Chcesz wiedzieć więcej o programach telewizyjnych? Zajrzyj na stronę główną Gazeta.pl.
Nana w reality-show "Hotel Paradise" zdążyła już przyzwyczaić widzów do swojego egzotycznego wyglądu. Uczestniczka chętnie bawi się wizerunkiem i często decyduje się na eksperymenty z włosami. Jakiś czas temu pochwaliła się nową fryzurą i na jej głowie znalazły się warkoczyki poprzeplatane blond pasmami. Długo nie wytrzymała bez zmian i tym razem zaprezentowała, jak wygląda w prostych włosach.
Nana, czyli Natalia Majos może pochwalić się charakterystyczną fryzurą. Jej burza ciemnych loków ma spore grono fanów. Uczestniczka na InstaStories relacjonowała przebieg wizyty u fryzjera. Nana zdecydowała się na wyprostowanie włosów, co w jej przypadku nie należy do najłatwiejszych zadań. Tak mocno skręcone i puszyste włosy potrzebują wysokiej temperatury, by się rozprostować.
Zamieniamy gąbkę na piękność - ekscytowała się Natalia.

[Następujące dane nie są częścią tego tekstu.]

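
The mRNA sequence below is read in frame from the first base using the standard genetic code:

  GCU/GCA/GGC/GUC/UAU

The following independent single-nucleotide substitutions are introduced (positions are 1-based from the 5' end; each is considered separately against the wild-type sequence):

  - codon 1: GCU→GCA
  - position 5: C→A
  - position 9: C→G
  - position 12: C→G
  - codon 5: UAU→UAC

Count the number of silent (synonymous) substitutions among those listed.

4

Codon 1: GCU (Ala) → GCA (Ala) — synonymous.
Codon 2: GCA (Ala) → GAA (Glu) — missense.
Codon 3: GGC (Gly) → GGG (Gly) — synonymous.
Codon 4: GUC (Val) → GUG (Val) — synonymous.
Codon 5: UAU (Tyr) → UAC (Tyr) — synonymous.
Synonymous: 4 of 5.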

Po jakimś czasie Natalia pochwaliła się efektem metamorfozy. Po lokach nie było śladu, a proste pasma wyglądały bardzo naturalnie. W takim wydaniu Majos prezentowała się równie dobrze. Można było zauważyć, że nowa fryzura przypadła jej do gustu. Przyznała, że naturalne włosy są jej kompleksem i w teraz czuje się znacznie lepiej.
To jest tylko prostowanie metodą na szczotkę, a potem prostownicą. Z takiej gąbki, takiej owieczki, piękne proste włosy. Pewnie będzie się to trzymało tylko do pierwszego umycia, no ale i tak warto tak naturalnie sobie włosy wyprostować. Ja jestem zachwycona, bo to dużo zmienia. Zawsze to był mój kompleks, te moje włosy i dzięki dziewczynom chociaż przez chwilę mogę czuć się tak pięknie - powiedziała.
A wam jak się podoba Nana w nowej fryzurze?